Here’s the premise. This guy Dave called me to go out on a blind date. He couldn’t even properly identify himself when he called.

“Hi Jordan, I’m Dave, Esther’s cousin. She gave me your number to set us up.”

“Oh, OK,” I said, (My mother often mentions giving my number to some people who “might have a guy for me” so this type of call is never completely unexpected.) “Esther who?”

“Um, I don’t know her maiden name but her married name is ___ .” (something I had never heard of…)

“OK, well there’s my mother’s friend, Esther Goodman?”

“No”

“There’s my friend here in LA who just got married, Esther Weinberg?”

“No.”

“Well those are the only Esthers I know, unless it’s my dead Grandma Esther?  Or are you from Purim?!?!”

“No, I’ll find out from her, in the meantime, do you want to grab a drink when you’re in NYC?”

So I generously agreed to an earlyish drink on the Friday I get to town. We would firm up plans closer to the date. Now, when I’m being set up, I am happy to meet with anyone you’re suggesting… but for a drink, or a coffee, or something quick. You don’t get my entire evening unless I’ve already met you. That’s how these blind set ups work!

The following is a word for word transcription of our text message exchange that started the night before we were supposed to meet. For the first time!! (I think I dodged a bullet.)

Hi Jordan,
It’s David Rosenschweig (Esther Elmer’s* cousin) we spoke on the phone a few wks ago. Are we on 4 2mrrow nite as per our conversation assuming ur in town?
(* turns out said Esther was a year ahead of me in high school, hadn’t spoken to her since. Her brother is my year and my mother knew their mother and recently ran into her in the city.)

Yes.  Do you want to meet at bar jamon at 7pm? 17th and Irving.

Sure. Jamon is fine, can u do 08:00pm? Looking fwd to meeting you

I’m going to see God Street Wine at Irving at 8.

Ok, How about we make it for Sat. Nite?

I’m busy sat night but could get coffee sat afternoon. Noonish.

Saturday I’m busy till late afternoon.
How long are you in town for?

10 days.
What time do u get out of work? I can do Monday before 8pm.

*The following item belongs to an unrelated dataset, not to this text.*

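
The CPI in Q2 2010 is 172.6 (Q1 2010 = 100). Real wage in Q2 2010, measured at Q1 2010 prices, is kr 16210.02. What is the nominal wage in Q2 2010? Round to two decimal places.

27978.49

Nominal = Real × (Index/100) = 16210.02 × (172.6/100)
        = 16210.02 × 1.726 = 27978.4945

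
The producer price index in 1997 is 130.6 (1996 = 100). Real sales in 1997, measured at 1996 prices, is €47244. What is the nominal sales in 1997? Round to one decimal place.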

Great, would you like to meet grab a drink any evening except Tues.(I’ve got class/wrkshop) when you won’t be “double booked” or have a nxt appt. An hour?

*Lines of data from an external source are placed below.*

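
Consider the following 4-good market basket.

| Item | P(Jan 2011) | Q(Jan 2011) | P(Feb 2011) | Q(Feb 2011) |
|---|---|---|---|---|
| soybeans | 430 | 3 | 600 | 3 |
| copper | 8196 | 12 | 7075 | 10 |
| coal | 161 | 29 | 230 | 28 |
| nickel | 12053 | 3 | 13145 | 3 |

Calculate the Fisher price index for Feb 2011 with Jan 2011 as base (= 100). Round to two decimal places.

Laspeyres component (base-period weights):
ΣP(Feb 2011)Q(Jan 2011) = 600×3 + 7075×12 + 230×29 + 13145×3 = 1800 + 84900 + 6670 + 39435 = 132805
ΣP(Jan 2011)Q(Jan 2011) = 430×3 + 8196×12 + 161×29 + 12053×3 = 1290 + 98352 + 4669 + 36159 = 140470
L = 132805 / 140470 × 100 = 94.5433
Paasche component (current-period weights):
ΣP(Feb 2011)Q(Feb 2011) = 600×3 + 7075×10 + 230×28 + 13145×3 = 1800 + 70750 + 6440 + 39435 = 118425
ΣP(Jan 2011)Q(Feb 2011) = 430×3 + 8196×10 + 161×28 + 12053×3 = 1290 + 81960 + 4508 + 36159 = 123917
P = 118425 / 123917 × 100 = 95.5680
Fisher = √(L × P) = √(94.5433 × 95.5680) = 95.0543

95.05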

What time do u get out of work? I can do Monday before 8pm.

I won’t know depends on how the day goes each appt. Is different some days 6, 7pm plus by the time I walk my dog 07:00 is not realistic.

How about a coffee during lunch one day?
Or on Monday u are welcome to meet me at city winery at 8pm. Seeing calexico.

Jordan, I’d like to meet u, & am willing to meet u any evening excpt one(Tues.nite) despite that u double booked our date set 3-4 wks ago. Let me kw.

I didn’t double book our date. I was planning to meet you tonight at 7. Don’t think meeting up is going to work. Sorry.

And u communicated that you’d have 1hr 7pm-8pm to meet when? I get that ur time’s limited. Don’t make up ur own version of events its silly. Good luck to you.